The crocosmia, also called montbretia, is a lovely hardy perennial with sword-shaped green foliage and lots of funnel-shaped bright flowers. Like many flowers, crocosmia corms originate from South Africa. They are part of the Iris family of plants “Iridaceae”. The name comes from the Greek words for “smell” and “saffron”.
Although by far the most common and popular is the bright red “Lucifer” variety, but crocosmias come in multiple colours. There is the beautiful yellow variety “George Davison” and the two-toned orange (somewhat shorter) variety “Emily McKenzie”. Crocosmia plants grow to 60-90cm in length, with flowers appearing, depending on when planted, from late May onwards throughout the summer. Whichever colour you go for, you are sure to get a great looking border!
Crocosmias also make for excellent cut flowers for indoor enjoyment. Cutting doesn’t harm the corms so they will come back again the following season. Cutting crocosmias for the vase can best be done when the lower blooms have just started to open, and the majority of the smaller, younger flowers are still in buds. Crocosmias also have a lovely subtle scent that increases when dried after flowering (small berries appear after flowering, which is also great for decorative use).

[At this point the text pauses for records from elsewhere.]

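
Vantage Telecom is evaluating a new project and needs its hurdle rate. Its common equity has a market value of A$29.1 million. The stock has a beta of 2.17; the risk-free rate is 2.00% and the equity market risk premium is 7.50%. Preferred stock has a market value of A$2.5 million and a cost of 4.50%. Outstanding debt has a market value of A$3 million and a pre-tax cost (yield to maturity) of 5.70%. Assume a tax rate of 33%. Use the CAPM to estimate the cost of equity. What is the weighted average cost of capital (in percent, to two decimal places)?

Cost of equity via CAPM: Re = 2.0% + 2.17 × 7.5% = 18.2750%.
Total capital V = 29.1 + 2.5 + 3 = 34.6.
Equity: weight = 29.1/34.6 = 0.8410; cost = 18.275%.
Preferred: weight = 2.5/34.6 = 0.0723; cost = 4.5%.
Debt: weight = 3/34.6 = 0.0867; after-tax cost = 5.7% × (1 − 33%) = 3.8190%.
WACC = 0.8410 × 18.2750% + 0.0723 × 4.5000% + 0.0867 × 3.8190% = 16.0263%.

16.03%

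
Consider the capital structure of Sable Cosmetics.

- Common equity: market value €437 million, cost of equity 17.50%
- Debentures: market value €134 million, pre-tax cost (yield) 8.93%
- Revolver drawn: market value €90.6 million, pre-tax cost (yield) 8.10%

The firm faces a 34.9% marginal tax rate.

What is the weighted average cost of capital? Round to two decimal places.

13.46%

Total capital V = 437 + 134 + 90.6 = 661.6.
Equity: weight = 437/661.6 = 0.6605; cost = 17.5%.
Debentures: weight = 134/661.6 = 0.2025; after-tax cost = 8.93% × (1 − 34.9%) = 5.8134%.
Revolver drawn: weight = 90.6/661.6 = 0.1369; after-tax cost = 8.1% × (1 − 34.9%) = 5.2731%.
WACC = 0.6605 × 17.5000% + 0.2025 × 5.8134% + 0.1369 × 5.2731% = 13.4586%.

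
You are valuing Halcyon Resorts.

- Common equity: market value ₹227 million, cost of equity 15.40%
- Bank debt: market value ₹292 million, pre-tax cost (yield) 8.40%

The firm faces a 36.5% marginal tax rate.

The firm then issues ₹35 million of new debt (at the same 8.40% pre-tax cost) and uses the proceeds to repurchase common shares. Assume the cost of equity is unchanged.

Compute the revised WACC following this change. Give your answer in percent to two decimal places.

After the change:
Total capital V = 192 + 327 = 519.
Equity: weight = 192/519 = 0.3699; cost = 15.4%.
Bank debt: weight = 327/519 = 0.6301; after-tax cost = 8.4% × (1 − 36.5%) = 5.3340%.
WACC = 0.3699 × 15.4000% + 0.6301 × 5.3340% = 9.0578%.

9.06%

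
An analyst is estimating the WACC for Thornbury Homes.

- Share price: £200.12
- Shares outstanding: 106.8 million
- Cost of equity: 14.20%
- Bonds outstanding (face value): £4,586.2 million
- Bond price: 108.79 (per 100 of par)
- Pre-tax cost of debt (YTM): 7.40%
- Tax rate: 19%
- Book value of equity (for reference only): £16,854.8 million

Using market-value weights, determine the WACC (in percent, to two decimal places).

12.65%

Market value of equity E = 200.12 × 106.8m = 21372.816m. Market value of debt D = 4586.2m × 108.79/100 = 4989.32698m.
Total capital V = 21372.816 + 4989.32698 = 26362.14298.
Equity: weight = 21372.816/26362.14298 = 0.8107; cost = 14.2%.
Bonds outstanding: weight = 4989.32698/26362.14298 = 0.1893; after-tax cost = 7.4% × (1 − 19%) = 5.9940%.
WACC = 0.8107 × 14.2000% + 0.1893 × 5.9940% = 12.6469%.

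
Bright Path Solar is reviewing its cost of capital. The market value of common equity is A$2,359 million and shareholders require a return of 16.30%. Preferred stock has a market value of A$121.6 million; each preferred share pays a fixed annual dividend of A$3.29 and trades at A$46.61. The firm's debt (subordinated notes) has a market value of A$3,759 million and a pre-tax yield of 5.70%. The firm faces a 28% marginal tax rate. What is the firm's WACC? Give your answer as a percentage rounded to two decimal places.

8.77%

Cost of preferred: Rp = 3.29 / 46.61 = 7.0586%.
Total capital V = 2359 + 121.6 + 3759 = 6239.6.
Equity: weight = 2359/6239.6 = 0.3781; cost = 16.3%.
Preferred: weight = 121.6/6239.6 = 0.0195; cost = 7.0586%.
Subordinated notes: weight = 3759/6239.6 = 0.6024; after-tax cost = 5.7% × (1 − 28%) = 4.1040%.
WACC = 0.3781 × 16.3000% + 0.0195 × 7.0586% + 0.6024 × 4.1040% = 8.7725%.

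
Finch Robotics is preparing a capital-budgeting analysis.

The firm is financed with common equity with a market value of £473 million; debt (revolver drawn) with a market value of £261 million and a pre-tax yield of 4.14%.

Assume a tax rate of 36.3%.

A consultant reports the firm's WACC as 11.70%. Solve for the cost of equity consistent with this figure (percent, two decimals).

16.70%

Total capital V = 473 + 261 = 734.
Equity weight = 473/734 = 0.6444.
Revolver drawn weight = 261/734 = 0.3556.
Debt contribution = 0.3556 × 4.14% × (1 − 36.3%) = 0.9377%.
Required equity contribution = 11.7% − 0.9377% = 10.7623%.
Re = 10.7623% / 0.6444 = 16.7008%.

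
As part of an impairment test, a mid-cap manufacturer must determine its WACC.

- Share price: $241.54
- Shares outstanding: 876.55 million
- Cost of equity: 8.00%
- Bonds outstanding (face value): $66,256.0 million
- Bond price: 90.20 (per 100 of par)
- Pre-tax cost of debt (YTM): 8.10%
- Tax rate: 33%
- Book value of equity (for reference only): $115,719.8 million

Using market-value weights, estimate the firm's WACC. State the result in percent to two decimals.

7.43%

Market value of equity E = 241.54 × 876.55m = 211721.887m. Market value of debt D = 66256m × 90.2/100 = 59762.912m.
Total capital V = 211721.887 + 59762.912 = 271484.799.
Equity: weight = 211721.887/271484.799 = 0.7799; cost = 8%.
Bonds outstanding: weight = 59762.912/271484.799 = 0.2201; after-tax cost = 8.1% × (1 − 33%) = 5.4270%.
WACC = 0.7799 × 8.0000% + 0.2201 × 5.4270% = 7.4336%.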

Planting crocosmia corms is fairly simple and straightforward. They can be planted from March until May, and really are a “plant and forget” variety because they grow almost anywhere (although crocosmias prefer a slightly acidic soil), as long as the soil is nutrient rich and well-drained, and not too dry. The corms should be planted 5-8cm deep and around 10cm apart. Bear in mind that crocosmias are master naturalisers and that they will self-multiply and form “clumps” over the years.
Once montbretia bulbs are planted, they need very little in the way of ongoing care. Most people leave them for years as they multiply and form clumps underground. If after several seasons you decide that they have become too dense then you can lift the clumps and cut apart sections of the grouped corms in early spring. You can then easily replant redundant clumps in other areas of your garden.
Crocosmias rarely have problems with diseases or pests and as mentioned before, require very little ongoing care. They truly are a lovely, brightly coloured addition to every garden, and attract lots of bees and butterflies as well.